The new BB101 standard now recognises ‘hybrid’ units as acceptable options. These have been welcomed, due to their low energy consumption and the effective way in which they can meet all of the BB101 requirements, including the IAQ issues.

Hybrid units are single-sided, fan-assisted (when required) natural- and mechanical-ventilation products. These are the latest product group to be compliant to the current regulations and the soon-to-be-published stricter guidance. The hybrid solution effectively gives the best of both worlds, having a zero-cost natural-ventilation element and a low-cost fan-assisted mechanical-ventilation part.

Manufacturers of hybrid units are now looking at IAQ over and above the temperature and CO2 requirements. Most areas do not require any specific form of outdoor air filtration, but some specific areas subject to high pollution will need it. Hybrid manufacturers are preparing for filtering the air, to ensure compliance in these highly polluted internal and external conditions. Providing a product where extensive filtration is required will be the next step in hybrid evolution.

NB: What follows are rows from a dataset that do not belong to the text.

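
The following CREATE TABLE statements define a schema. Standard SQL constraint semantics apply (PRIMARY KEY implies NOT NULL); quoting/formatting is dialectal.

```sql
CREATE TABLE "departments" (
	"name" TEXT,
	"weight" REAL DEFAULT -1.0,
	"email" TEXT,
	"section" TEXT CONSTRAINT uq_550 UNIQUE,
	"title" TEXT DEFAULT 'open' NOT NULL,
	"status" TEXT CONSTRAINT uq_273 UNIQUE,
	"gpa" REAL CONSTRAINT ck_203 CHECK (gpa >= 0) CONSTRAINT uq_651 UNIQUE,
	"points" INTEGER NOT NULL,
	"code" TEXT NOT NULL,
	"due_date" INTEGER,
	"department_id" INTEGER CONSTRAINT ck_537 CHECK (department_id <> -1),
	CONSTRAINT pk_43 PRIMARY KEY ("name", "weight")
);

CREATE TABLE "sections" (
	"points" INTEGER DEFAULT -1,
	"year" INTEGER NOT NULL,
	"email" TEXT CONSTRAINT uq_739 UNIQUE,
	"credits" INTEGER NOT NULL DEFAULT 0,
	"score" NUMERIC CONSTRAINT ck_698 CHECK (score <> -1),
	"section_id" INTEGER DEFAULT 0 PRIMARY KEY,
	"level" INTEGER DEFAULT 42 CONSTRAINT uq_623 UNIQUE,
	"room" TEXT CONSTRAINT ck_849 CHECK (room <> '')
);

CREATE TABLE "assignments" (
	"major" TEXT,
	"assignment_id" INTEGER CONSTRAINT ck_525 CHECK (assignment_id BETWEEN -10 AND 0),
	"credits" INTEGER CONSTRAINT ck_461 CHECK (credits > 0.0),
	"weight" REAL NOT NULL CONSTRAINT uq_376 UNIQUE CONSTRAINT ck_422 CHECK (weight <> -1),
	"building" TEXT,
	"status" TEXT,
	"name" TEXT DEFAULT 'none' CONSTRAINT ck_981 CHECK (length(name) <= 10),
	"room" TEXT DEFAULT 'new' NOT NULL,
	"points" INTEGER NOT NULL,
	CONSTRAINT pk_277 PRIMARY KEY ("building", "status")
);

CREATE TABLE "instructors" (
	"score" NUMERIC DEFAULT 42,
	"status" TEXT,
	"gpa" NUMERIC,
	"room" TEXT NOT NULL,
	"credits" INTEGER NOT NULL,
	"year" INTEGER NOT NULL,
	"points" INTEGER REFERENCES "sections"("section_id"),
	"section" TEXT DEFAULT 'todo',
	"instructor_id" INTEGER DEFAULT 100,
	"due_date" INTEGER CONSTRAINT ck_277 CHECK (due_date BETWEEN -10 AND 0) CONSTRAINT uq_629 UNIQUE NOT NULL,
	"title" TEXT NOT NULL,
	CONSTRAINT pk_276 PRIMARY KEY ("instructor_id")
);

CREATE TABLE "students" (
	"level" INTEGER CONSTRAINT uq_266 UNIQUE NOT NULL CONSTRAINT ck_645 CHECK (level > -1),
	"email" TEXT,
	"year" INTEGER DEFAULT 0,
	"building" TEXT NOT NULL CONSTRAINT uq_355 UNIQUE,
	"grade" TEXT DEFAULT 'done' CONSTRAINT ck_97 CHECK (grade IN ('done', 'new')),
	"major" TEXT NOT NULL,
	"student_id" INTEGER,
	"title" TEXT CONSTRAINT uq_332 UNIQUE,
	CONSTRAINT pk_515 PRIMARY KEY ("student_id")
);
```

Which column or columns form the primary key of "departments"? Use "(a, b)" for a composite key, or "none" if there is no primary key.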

Hybrid manufacturers have already evolved, providing the enhanced benefit of the units by introducing a heating feature. This removes the need for radiators, thus saving cost, time and space. It also frees up wall space and reduces the risk of damage or harm to occupants. As this market evolves, it is proving to be a popular choice, for end-users, designers and contracting teams alike.

When built to the latest guidance, our new schools will be created to deliver an outstanding educational space with a excellent IAQ and an environment perfectly suited for learning.

Roy Jones is technical director with Gilberts (Blackpool) Ltd.

References

(Ref, 1) Department for Education’s Building Bulletin 101 — final consultation draft version (March 2016).